3D Mammograms More Effective at Detecting Breast Cancer

Women over 50 are recommended to get a mammogram every two years in an attempt to catch the early onset of breast cancer. However, mammogram results often give false-positive results and sometimes even fail to provide a cancer diagnoses.

According to a study published in the Journal of the American Medical Association (JAMA), researchers found that an alternate option to a traditional digital mammogram, a tomosynthesis procedure, detects more invasive cancers and reduces the number of callbacks for secondary imaging related to false alarms.

Tomosynthesis, or a 3D mammography, consists of an X-ray of the breast tissue, similar to the traditional digital mammography.
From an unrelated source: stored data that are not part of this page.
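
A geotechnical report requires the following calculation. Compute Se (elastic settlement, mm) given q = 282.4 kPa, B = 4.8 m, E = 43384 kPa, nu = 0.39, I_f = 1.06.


Result: 28.082 mm

Derivation:
Using Se = q * B * (1 - nu^2) * I_f / E
1 - nu^2 = 1 - 0.39^2 = 0.8479
Se = 282.4 * 4.8 * 0.8479 * 1.06 / 43384
Se = 0.028082 m
Convert to mm: Se = 0.028082 * 1000 = 28.082 mm


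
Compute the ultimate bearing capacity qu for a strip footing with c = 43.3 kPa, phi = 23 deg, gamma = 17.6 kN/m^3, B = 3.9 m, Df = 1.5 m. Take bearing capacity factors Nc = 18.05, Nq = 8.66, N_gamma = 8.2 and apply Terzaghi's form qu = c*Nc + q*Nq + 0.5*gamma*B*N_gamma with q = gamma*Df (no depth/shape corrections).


Compute qu = c*Nc + gamma*Df*Nq + 0.5*gamma*B*N_gamma
Term 1: 43.3 * 18.05 = 781.565
Term 2: 17.6 * 1.5 * 8.66 = 228.624
Term 3: 0.5 * 17.6 * 3.9 * 8.2 = 281.424
qu = 781.565 + 228.624 + 281.424
qu = 1291.61 kPa


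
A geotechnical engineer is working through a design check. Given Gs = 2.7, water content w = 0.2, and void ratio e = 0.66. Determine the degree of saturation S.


Using S = Gs * w / e
S = 2.7 * 0.2 / 0.66
S = 0.8182


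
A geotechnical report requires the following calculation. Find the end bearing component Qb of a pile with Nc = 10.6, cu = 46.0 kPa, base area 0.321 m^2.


Result: 156.52 kN

Derivation:
Using Qb = Nc * cu * Ab
Qb = 10.6 * 46.0 * 0.321
Qb = 156.52 kN


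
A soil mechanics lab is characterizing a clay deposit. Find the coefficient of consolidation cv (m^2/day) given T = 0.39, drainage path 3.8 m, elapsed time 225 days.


Using cv = T * H_dr^2 / t
H_dr^2 = 3.8^2 = 14.44
cv = 0.39 * 14.44 / 225
cv = 0.02503 m^2/day


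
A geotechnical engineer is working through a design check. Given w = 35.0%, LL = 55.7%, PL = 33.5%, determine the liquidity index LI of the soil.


First compute the plasticity index:
PI = LL - PL = 55.7 - 33.5 = 22.2
Then compute the liquidity index:
LI = (w - PL) / PI
LI = (35.0 - 33.5) / 22.2
LI = 0.068


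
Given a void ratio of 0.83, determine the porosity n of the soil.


Result: 0.4536

Derivation:
Using the relation n = e / (1 + e)
n = 0.83 / (1 + 0.83)
n = 0.83 / 1.83
n = 0.4536


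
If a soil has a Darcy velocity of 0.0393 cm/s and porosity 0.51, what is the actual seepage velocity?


Result: 0.07706 cm/s

Derivation:
Using v_s = v_d / n
v_s = 0.0393 / 0.51
v_s = 0.07706 cm/s


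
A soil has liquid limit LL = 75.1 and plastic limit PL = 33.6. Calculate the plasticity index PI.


Result: 41.5

Derivation:
Using PI = LL - PL
PI = 75.1 - 33.6
PI = 41.5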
The 3D mammogram X-ray beam takes multiple images that is then sent to a computer in a form of a 3D image, which presents a detailed visual of what the breast tissue looks like.
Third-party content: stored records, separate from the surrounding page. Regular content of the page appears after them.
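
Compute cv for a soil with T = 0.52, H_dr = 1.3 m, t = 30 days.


Using cv = T * H_dr^2 / t
H_dr^2 = 1.3^2 = 1.69
cv = 0.52 * 1.69 / 30
cv = 0.02929 m^2/day


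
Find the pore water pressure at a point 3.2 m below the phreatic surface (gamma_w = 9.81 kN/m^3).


Using u = gamma_w * h_w
u = 9.81 * 3.2
u = 31.39 kPa


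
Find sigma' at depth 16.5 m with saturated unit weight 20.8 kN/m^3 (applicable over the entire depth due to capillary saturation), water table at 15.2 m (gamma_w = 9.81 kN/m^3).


Result: 330.45 kPa

Derivation:
Total stress = gamma_sat * depth
sigma = 20.8 * 16.5 = 343.2 kPa
Pore water pressure u = gamma_w * (depth - d_wt)
u = 9.81 * (16.5 - 15.2) = 12.753 kPa
Effective stress = sigma - u
sigma' = 343.2 - 12.753 = 330.45 kPa


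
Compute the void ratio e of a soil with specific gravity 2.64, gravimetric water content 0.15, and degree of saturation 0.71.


Using the relation e = Gs * w / S
e = 2.64 * 0.15 / 0.71
e = 0.5577


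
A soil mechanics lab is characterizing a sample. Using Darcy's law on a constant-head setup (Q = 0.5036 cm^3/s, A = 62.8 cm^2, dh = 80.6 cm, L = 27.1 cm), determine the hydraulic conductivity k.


Result: 0.002696 cm/s

Derivation:
Compute hydraulic gradient:
i = dh / L = 80.6 / 27.1 = 2.97417
Then apply Darcy's law:
k = Q / (A * i)
k = 0.5036 / (62.8 * 2.97417)
k = 0.5036 / 186.778
k = 0.002696 cm/s


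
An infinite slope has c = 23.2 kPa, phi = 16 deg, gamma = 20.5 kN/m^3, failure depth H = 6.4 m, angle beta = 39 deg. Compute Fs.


Result: 0.716

Derivation:
Using Fs = c / (gamma*H*sin(beta)*cos(beta)) + tan(phi)/tan(beta)
Cohesion contribution = 23.2 / (20.5*6.4*sin(39)*cos(39))
Cohesion contribution = 0.361559
Friction contribution = tan(16)/tan(39) = 0.354101
Fs = 0.361559 + 0.354101
Fs = 0.716


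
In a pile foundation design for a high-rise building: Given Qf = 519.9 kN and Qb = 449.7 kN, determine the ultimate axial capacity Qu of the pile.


Using Qu = Qf + Qb
Qu = 519.9 + 449.7
Qu = 969.6 kN


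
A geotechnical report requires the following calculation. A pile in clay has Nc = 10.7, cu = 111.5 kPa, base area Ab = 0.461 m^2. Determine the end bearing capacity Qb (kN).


Using Qb = Nc * cu * Ab
Qb = 10.7 * 111.5 * 0.461
Qb = 550.0 kN


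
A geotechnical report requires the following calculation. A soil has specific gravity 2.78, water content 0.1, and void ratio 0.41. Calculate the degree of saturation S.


Using S = Gs * w / e
S = 2.78 * 0.1 / 0.41
S = 0.678


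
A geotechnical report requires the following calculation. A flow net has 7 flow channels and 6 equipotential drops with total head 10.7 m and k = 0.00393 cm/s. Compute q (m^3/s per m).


Convert k to m/s for unit consistency with H:
k = 0.00393 cm/s = 0.00393 / 100 m/s = 3.93e-05 m/s
Using q = k * H * Nf / Nd
Nf / Nd = 7 / 6 = 1.1667
q = 3.93e-05 * 10.7 * 1.1667
q = 0.0004906 m^3/s per m


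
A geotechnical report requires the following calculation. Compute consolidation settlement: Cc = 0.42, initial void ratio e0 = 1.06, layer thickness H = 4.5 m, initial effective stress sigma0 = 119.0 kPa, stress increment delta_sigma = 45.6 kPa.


Using Sc = Cc * H / (1 + e0) * log10((sigma0 + delta_sigma) / sigma0)
Stress ratio = (119.0 + 45.6) / 119.0 = 1.38319
log10(1.38319) = 0.140883
Cc * H / (1 + e0) = 0.42 * 4.5 / (1 + 1.06) = 0.917476
Sc = 0.917476 * 0.140883
Sc = 0.1293 m


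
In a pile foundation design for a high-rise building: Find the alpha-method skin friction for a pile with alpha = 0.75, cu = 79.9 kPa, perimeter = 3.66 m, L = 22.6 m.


Using Qs = alpha * cu * perimeter * L
Qs = 0.75 * 79.9 * 3.66 * 22.6
Qs = 4956.76 kN


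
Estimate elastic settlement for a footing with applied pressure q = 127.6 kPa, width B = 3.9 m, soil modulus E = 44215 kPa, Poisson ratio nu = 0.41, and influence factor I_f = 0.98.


Using Se = q * B * (1 - nu^2) * I_f / E
1 - nu^2 = 1 - 0.41^2 = 0.8319
Se = 127.6 * 3.9 * 0.8319 * 0.98 / 44215
Se = 0.009176 m
Convert to mm: Se = 0.009176 * 1000 = 9.176 mm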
“We’re actually able to scroll or leaf through the different layers of the breast tissue,” Dr. Emily Conant, the chief of breast imaging in the department of radiology at the University of Pennsylvania and lead study author said in an interview. “False positives, or things that look funny on a 2D image, are less frequent because we can scroll through.  We also can find cancers that were obscured are hidden behind breast tissue.”
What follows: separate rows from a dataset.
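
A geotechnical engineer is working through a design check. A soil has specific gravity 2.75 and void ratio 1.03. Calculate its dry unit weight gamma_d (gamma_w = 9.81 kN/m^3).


Using gamma_d = Gs * gamma_w / (1 + e)
gamma_d = 2.75 * 9.81 / (1 + 1.03)
gamma_d = 2.75 * 9.81 / 2.03
gamma_d = 13.289 kN/m^3


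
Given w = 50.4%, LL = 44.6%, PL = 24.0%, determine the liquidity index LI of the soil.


Result: 1.282

Derivation:
First compute the plasticity index:
PI = LL - PL = 44.6 - 24.0 = 20.6
Then compute the liquidity index:
LI = (w - PL) / PI
LI = (50.4 - 24.0) / 20.6
LI = 1.282


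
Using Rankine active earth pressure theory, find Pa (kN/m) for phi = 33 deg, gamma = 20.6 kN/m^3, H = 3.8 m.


Compute active earth pressure coefficient:
Ka = tan^2(45 - phi/2) = tan^2(28.5) = 0.294801
Compute active force:
Pa = 0.5 * Ka * gamma * H^2
Pa = 0.5 * 0.294801 * 20.6 * 3.8^2
Pa = 43.85 kN/m


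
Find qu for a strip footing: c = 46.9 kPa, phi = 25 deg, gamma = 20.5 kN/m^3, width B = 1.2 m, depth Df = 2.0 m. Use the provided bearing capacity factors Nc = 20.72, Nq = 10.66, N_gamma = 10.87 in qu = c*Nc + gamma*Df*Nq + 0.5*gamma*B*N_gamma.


Compute qu = c*Nc + gamma*Df*Nq + 0.5*gamma*B*N_gamma
Term 1: 46.9 * 20.72 = 971.768
Term 2: 20.5 * 2.0 * 10.66 = 437.06
Term 3: 0.5 * 20.5 * 1.2 * 10.87 = 133.701
qu = 971.768 + 437.06 + 133.701
qu = 1542.53 kPa


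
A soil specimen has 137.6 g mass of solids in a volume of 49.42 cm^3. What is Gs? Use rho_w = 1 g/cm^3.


Result: 2.784

Derivation:
Using Gs = m_s / (V_s * rho_w)
Since rho_w = 1 g/cm^3:
Gs = 137.6 / 49.42
Gs = 2.784


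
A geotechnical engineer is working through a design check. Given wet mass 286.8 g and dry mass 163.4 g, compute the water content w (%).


Using w = (m_wet - m_dry) / m_dry * 100
m_wet - m_dry = 286.8 - 163.4 = 123.4 g
w = 123.4 / 163.4 * 100
w = 75.52 %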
In the study, researchers looked at 281,187 digital mammograms and 173,663 combined tomosynthesis and digital mammograms from hospitals in the U.S between 2010 and 2012. They found that 3D mammography examinations detected 30% more cancers and 41% more invasive cancers than the traditional method. While the 3D mammograms increase detection, it also can help reduce false positives. The number of women who were called back for additional tests because of a false alarm was reduced by 15%.

The FDA approved 3D mammography in 2011 to be used alongside the standard mammography. 3D mammograms are not covered by all insurances and tomosynthesis machines are costly, making this new technology not accessible to all women.

According to the Centers for Disease Control and Prevention, breast cancer is the most common cancer in women, regardless of race or ethnicity. In 2012, 206,966 women were diagnosed with breast cancer.

While many factors can influence your risk of breast cancer, the exact causes are still unknown. To prevent the development of breast cancer, aim to keep a healthy weight, exercise regularly, and get adequate sleep each night. Quit smoking and limit your alcohol consumption.